Evaluation of a risk model for prostate cancer in the testing set. (A) The risk curve of each sample reordered by risk score. (B) The scatter plot of the samples of BCR. (C) Heatmap showed the expression profiles of the signature in the low-risk group and high-risk group. (D) Biochemical recurrence analysis for the signature. (E) Time-dependent ROC analysis curve for the signature. (F) Forest plot for univariate Cox regression analysis. (G) Forest plot for multivariate Cox regression analysis.

Figure 5

The relationship between the signature and different clinical features.
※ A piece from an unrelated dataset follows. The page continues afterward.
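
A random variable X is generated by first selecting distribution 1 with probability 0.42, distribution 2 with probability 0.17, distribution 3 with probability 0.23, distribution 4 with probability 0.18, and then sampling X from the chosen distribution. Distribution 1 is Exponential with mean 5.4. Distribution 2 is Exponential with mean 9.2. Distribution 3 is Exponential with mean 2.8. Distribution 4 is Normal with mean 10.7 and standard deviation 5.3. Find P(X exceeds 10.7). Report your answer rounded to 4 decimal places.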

A strip chart (A) along with the scatter diagram showed the relationship among (B) age, (C) tumor grade, (D) stage, (E) BCR, (F) T stage, (G) N stage, (H) M stage and the risk score. . *P< 0.05, **P< 0.01, and ***P< 0.001.

Figure 6

Stratification survival analyses. (A–H) Kaplan–Meier curve analyses of BCR-free time in subgroups stratified by different clinical features.

Figure 7

Construction and validation of nomogram. (A) Time-dependent ROC analysis curve for the signature and clinical factors in the entire set. (B) Decision curve analysis of the signature and different clinical factors. (C) The nomogram predicted the probability of the 1-, 2-, and 3-year BCR-free time. (D–F) Calibration plot for the validation of the nomogram.

Figure 8

Landscape of mutation profiles between low- and high-risk groups. (A and B) Mutation information of the genes with high mutation frequencies in the low- and high-risk groups. (C and D) Variant classification, variant type, SNV classification, variants in per sample, and summary of variant classification in the two groups. (E and F) Co-expression analysis of Top 20 mutant genes in the two groups. *P< 0.05 and **P< 0.01.

Figure 9

The relationship between TMB and the signature. (A) The level of TMB in the low- and high-risk groups. (B) Pearson correlation analysis between TMB and risk score. (C) Kaplan–Meier curve analysis of BCR-free time for patients with TP53 wild or TP53 mutation. (D) Kaplan–Meier curve analyses of BCR-free time for patients with different TP53 status and risk groups. **P< 0.01.

Figure 10

Tumor immune microenvironment between low- and high-risk groups. (A) The relationship between the signature and tumor-infiltrating immune cells. (B) Heatmap of abundance of immune cells in the low- and high-risk groups. (C–J) Correlation between the signature and the infiltration of immune cell subtypes: (C) CD4+ T cells, (D) CD8+ T cells, (E) neutrophils, (F) macrophage, (G) myeloid dendritic cells, (H) B naive cells, (I) B cells, and (J) B memory cells. **P< 0.01.

Figure 11

Immune cell infiltration and immune function by ssGSEA algorithm. (A) The differences in the immune cells in the low- and high-risk groups. (B) Immune function in the two groups. (C) The expression of HLA family in the two groups. (D) The expression of immune checkpoint in the two groups. (E) The difference analysis of IPS between the two groups. *P< 0.05, **P< 0.01, and ***P< 0.001.

Figure 12

Assessment of medical treatment in low- and high-risk groups. (A–F) Correlation between the signature and the IC50 of the drugs: (A) Bicalutamide, (B) Docetaxel, (C) Mitomycin C, (D) Doxorubicin, (E) Etoposide, and (F) Olaparib. *P< 0.05 and **P< 0.01.